May 20, 2023

Simpson’s Paradox, also known as the Yule-Simpson effect, is a statistical phenomenon that occurs when a trend appears in different groups of data but disappears or reverses when the groups are combined. In other words, the direction of the relationship between two variables can change or disappear when a third variable is introduced. This paradox is named after Edward Simpson, who first described it in 1951.

## Background

In statistics, Simpson’s Paradox is a consequence of a common assumption in statistical analysis that correlations between variables hold constant across subpopulations. However, this assumption can be violated when the subpopulations have different distributions of the confounding variable.

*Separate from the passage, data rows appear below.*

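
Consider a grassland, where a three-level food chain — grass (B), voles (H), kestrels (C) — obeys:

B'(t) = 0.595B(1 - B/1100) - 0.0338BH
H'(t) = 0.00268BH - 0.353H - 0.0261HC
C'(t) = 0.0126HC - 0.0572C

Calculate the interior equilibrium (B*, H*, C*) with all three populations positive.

B* ≈ 816, H* ≈ 4.54, C* ≈ 70.3

From dC/dt = 0: 0.0126H* = 0.0572, so H* = 4.54.
From dB/dt = 0: 0.595(1 - B*/1100) = 0.0338·4.54, giving B* = 1100·(1 - 0.258) = 816.
From dH/dt = 0: 0.00268·816 - 0.353 = 0.0261C*, so C* = 1.83/0.0261 = 70.3.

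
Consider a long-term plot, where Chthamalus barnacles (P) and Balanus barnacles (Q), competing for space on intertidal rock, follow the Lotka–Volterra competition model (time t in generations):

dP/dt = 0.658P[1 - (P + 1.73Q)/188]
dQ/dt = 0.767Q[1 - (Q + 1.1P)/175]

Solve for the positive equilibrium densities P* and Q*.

P* ≈ 127, Q* ≈ 35.2

Setting both brackets to zero gives the nullclines P + 1.73Q = 188 and 1.1P + Q = 175.
Substituting Q = 175 - 1.1P into the first: P(1 - 1.73·1.1) = 188 - 1.73·175.
So P* = -115/-0.903 = 127, and then Q* = 175 - 1.1·127 = 35.2.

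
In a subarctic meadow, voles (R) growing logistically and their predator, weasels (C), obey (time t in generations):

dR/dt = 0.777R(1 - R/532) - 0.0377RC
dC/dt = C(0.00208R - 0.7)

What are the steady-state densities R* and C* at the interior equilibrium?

R* ≈ 337, C* ≈ 7.57

From dC/dt = 0 with C > 0: 0.00208R* = 0.7, so R* = 337.
Substitute into dR/dt = 0: 0.777(1 - 337/532) = 0.0377C*.
The bracket is 0.367, giving C* = 0.285/0.0377 = 7.57.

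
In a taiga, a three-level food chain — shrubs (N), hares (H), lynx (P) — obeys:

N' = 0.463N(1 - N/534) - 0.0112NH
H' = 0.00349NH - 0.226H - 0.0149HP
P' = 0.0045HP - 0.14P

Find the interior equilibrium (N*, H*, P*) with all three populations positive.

N* ≈ 132, H* ≈ 31.1, P* ≈ 15.8

From dP/dt = 0: 0.0045H* = 0.14, so H* = 31.1.
From dN/dt = 0: 0.463(1 - N*/534) = 0.0112·31.1, giving N* = 534·(1 - 0.753) = 132.
From dH/dt = 0: 0.00349·132 - 0.226 = 0.0149P*, so P* = 0.235/0.0149 = 15.8.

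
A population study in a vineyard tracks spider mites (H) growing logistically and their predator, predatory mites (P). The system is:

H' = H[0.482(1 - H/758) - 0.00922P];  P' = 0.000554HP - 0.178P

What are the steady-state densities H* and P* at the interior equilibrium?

H* ≈ 321, P* ≈ 30.1

From dP/dt = 0 with P > 0: 0.000554H* = 0.178, so H* = 321.
Substitute into dH/dt = 0: 0.482(1 - 321/758) = 0.00922P*.
The bracket is 0.576, giving P* = 0.278/0.00922 = 30.1.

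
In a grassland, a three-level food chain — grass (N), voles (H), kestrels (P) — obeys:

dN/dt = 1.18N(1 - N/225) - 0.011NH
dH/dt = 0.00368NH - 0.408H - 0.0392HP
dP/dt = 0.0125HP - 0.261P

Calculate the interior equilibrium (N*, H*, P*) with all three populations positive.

N* ≈ 181, H* ≈ 20.9, P* ≈ 6.6

From dP/dt = 0: 0.0125H* = 0.261, so H* = 20.9.
From dN/dt = 0: 1.18(1 - N*/225) = 0.011·20.9, giving N* = 225·(1 - 0.195) = 181.
From dH/dt = 0: 0.00368·181 - 0.408 = 0.0392P*, so P* = 0.259/0.0392 = 6.6.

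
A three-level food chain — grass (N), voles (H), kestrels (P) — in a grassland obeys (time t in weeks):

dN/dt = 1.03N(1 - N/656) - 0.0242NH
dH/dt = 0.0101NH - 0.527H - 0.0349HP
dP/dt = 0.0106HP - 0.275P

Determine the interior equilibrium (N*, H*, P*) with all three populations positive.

From dP/dt = 0: 0.0106H* = 0.275, so H* = 25.9.
From dN/dt = 0: 1.03(1 - N*/656) = 0.0242·25.9, giving N* = 656·(1 - 0.61) = 256.
From dH/dt = 0: 0.0101·256 - 0.527 = 0.0349P*, so P* = 2.06/0.0349 = 59.

N* ≈ 256, H* ≈ 25.9, P* ≈ 59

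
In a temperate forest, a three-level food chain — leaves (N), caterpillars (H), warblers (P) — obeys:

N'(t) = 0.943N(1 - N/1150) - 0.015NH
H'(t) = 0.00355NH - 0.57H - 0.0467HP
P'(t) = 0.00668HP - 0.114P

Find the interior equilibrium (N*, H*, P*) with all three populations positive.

From dP/dt = 0: 0.00668H* = 0.114, so H* = 17.1.
From dN/dt = 0: 0.943(1 - N*/1150) = 0.015·17.1, giving N* = 1150·(1 - 0.271) = 838.
From dH/dt = 0: 0.00355·838 - 0.57 = 0.0467P*, so P* = 2.4/0.0467 = 51.5.

N* ≈ 838, H* ≈ 17.1, P* ≈ 51.5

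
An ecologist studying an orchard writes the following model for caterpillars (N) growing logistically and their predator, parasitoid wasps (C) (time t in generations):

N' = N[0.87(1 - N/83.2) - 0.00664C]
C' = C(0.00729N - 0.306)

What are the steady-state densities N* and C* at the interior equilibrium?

From dC/dt = 0 with C > 0: 0.00729N* = 0.306, so N* = 42.
Substitute into dN/dt = 0: 0.87(1 - 42/83.2) = 0.00664C*.
The bracket is 0.495, giving C* = 0.431/0.00664 = 64.9.

N* ≈ 42, C* ≈ 64.9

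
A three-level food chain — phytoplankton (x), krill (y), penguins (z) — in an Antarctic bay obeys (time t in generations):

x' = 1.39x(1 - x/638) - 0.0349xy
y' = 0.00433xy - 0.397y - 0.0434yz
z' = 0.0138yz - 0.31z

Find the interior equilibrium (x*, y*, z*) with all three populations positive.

x* ≈ 278, y* ≈ 22.5, z* ≈ 18.6

From dz/dt = 0: 0.0138y* = 0.31, so y* = 22.5.
From dx/dt = 0: 1.39(1 - x*/638) = 0.0349·22.5, giving x* = 638·(1 - 0.564) = 278.
From dy/dt = 0: 0.00433·278 - 0.397 = 0.0434z*, so z* = 0.807/0.0434 = 18.6.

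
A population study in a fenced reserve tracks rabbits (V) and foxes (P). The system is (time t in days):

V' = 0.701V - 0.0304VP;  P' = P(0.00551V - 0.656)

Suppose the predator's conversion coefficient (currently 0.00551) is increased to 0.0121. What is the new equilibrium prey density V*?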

The paradox often occurs in the context of observational studies, where the researcher observes the relationships between variables without controlling or manipulating them. In such studies, the relationships between variables can be influenced by confounding variables, which are factors that affect both the dependent and independent variables.

## Examples

A classic example of Simpson’s Paradox involves the admission rates of men and women to a graduate school. Suppose that a university has two departments, A and B, and that the admission rates for each department are as follows:

``````| Department | Men (admitted/total) | Women (admitted/total) |
|------------|---------------------|------------------------|
| A          | 45/100              | 20/80                  |
| B          | 20/80               | 30/100                 |
| Overall    | 65/180              | 50/180                 |
``````

At first glance, it appears that men are admitted at a higher rate than women in both departments: 45% versus 20% in department A, and 20% versus 30% in department B. However, when the data is combined, the opposite trend emerges: women are admitted at a higher rate than men overall, 50% versus 37%.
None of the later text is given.